No one will convince me that there isn’t money laundering going on there. There’s just no way an actual person looked at that and thought it is worth that kind of money
Yeah, $17M USD. It would be interesting to see the real bidders and their history
Well, no piece of art has an intrinsic value. And auction houses exist to make money, not because of some divine purpose to connect true art to its worthy new owner. Of course they’re going to jump on the hype train if they think it’s worth it. I fully agree that NFTs are a scam, like almost all crypto crap. But so is the current art market. Money laundering and investments for the rich.
It’s crazy how interlinked black market dealings and money laundering have been to the art world. I shudder to think the amount of artists careers that were made because a couple guys needs to pay each other millions of dollars for something worthless to easily make some clean money on illicit exchanges.
I’d love to print out that shitty pixel art and wave it at the person who spent $17M on that garbage… Unfortunately I’m sure it’s someone $17M doesn’t mean much to.

A better question would be, did anyone ever even buy them to begin with?

This means that 79% of all NFT collections – otherwise known as almost 4 out of every 5 – have remained unsold.

That is, most of the NFTs included in the OP statistic were listed for sale by their creators, and never recorded a sale. Another important detail is that even for the ones that did record sales, there’s no real way of knowing if those sales were real. You can easily make another crypto wallet and buy an NFT from yourself. For more elaborate wash trading, you can find someone with an established wallet to collude with. There are obvious reasons to do this too; building up a history of increasing sale prices could potentially dupe someone into thinking an NFT is a good investment, or you could launder money by selling an NFT to a ‘dirty’ wallet you also control.

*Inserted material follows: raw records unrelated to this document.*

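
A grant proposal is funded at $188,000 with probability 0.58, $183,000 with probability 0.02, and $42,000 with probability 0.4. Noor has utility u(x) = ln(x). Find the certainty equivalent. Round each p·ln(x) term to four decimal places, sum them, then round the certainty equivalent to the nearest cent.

$103,166.55

E[u] = 0.58·ln(188000) + 0.02·ln(183000) + 0.4·ln(42000) = 7.0436 + 0.2423 + 4.2582 = 11.5441
CE = e^11.5441 ≈ 103166.55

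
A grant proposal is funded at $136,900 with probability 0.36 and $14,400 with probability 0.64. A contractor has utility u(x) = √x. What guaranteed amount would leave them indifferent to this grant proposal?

E[u] = 0.36·√136900 + 0.64·√14400 = 0.36·370 + 0.64·120 = 210
CE = (210)² = 44100

$44,100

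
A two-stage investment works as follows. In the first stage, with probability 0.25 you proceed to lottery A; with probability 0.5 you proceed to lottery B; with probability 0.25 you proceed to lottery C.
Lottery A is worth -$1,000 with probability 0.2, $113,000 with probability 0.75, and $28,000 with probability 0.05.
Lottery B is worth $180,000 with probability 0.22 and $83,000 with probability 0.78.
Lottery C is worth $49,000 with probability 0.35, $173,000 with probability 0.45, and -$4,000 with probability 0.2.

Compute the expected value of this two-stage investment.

EV(A) = 0.2 × (-1000) + 0.75 × 113000 + 0.05 × 28000 = -200 + 84750 + 1400 = 85950
EV(B) = 0.22 × 180000 + 0.78 × 83000 = 39600 + 64740 = 104340
EV(C) = 0.35 × 49000 + 0.45 × 173000 + 0.2 × (-4000) = 17150 + 77850 − 800 = 94200
Overall = 0.25 × 85950 + 0.5 × 104340 + 0.25 × 94200 = 21487.5 + 52170 + 23550 = 97207.5

$97,207.50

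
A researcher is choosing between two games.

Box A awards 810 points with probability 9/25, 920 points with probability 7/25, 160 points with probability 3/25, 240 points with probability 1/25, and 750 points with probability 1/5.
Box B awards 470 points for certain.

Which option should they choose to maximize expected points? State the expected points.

Box A (728 points)

Box A = 9/25 × 810 + 7/25 × 920 + 3/25 × 160 + 1/25 × 240 + 1/5 × 750 = 291.6 + 257.6 + 19.2 + 9.6 + 150 = 728
Box B: 470 (certain)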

Probably some portion of the market was “real”, but the volume is almost certainly much lower than anyone is reporting. Statistics like what the OP article is quoting are just about totally meaningless.

I knew people (well one person; in my developer meetup group) that went deep on the NTF craze, like has an spe avatar unironically, spent a bunch on NFTs, and if they’re telling the truth made bank off of them.

It’s pretty disappointing. I wonder whose money they took.

Again, probably some of it is real, and that’s the segment people who made money dealt with. I think of it as a sort of gambling; your acquaintance won a gambling game, someone else lost. Possibly there were some overly wealthy people buying them for status, or maybe that’s just a myth. But the point is, most NFTs themselves aren’t part of that at all, were never a part of any real market, so doing analysis on them is going to be misleading.

Just because something is unique doesn’t mean it’s valuable.

Some people are just discovering this.

It’s not even that it’s unique. It’s just one particular system associates you with something. It’s basically those star registry scams. Except you’re not associated with a star by one particular scam organization. You associated with an image of a cartoon ape by a scam organization! But there’s a trendy technology involved so idiots think that makes it somehow legit.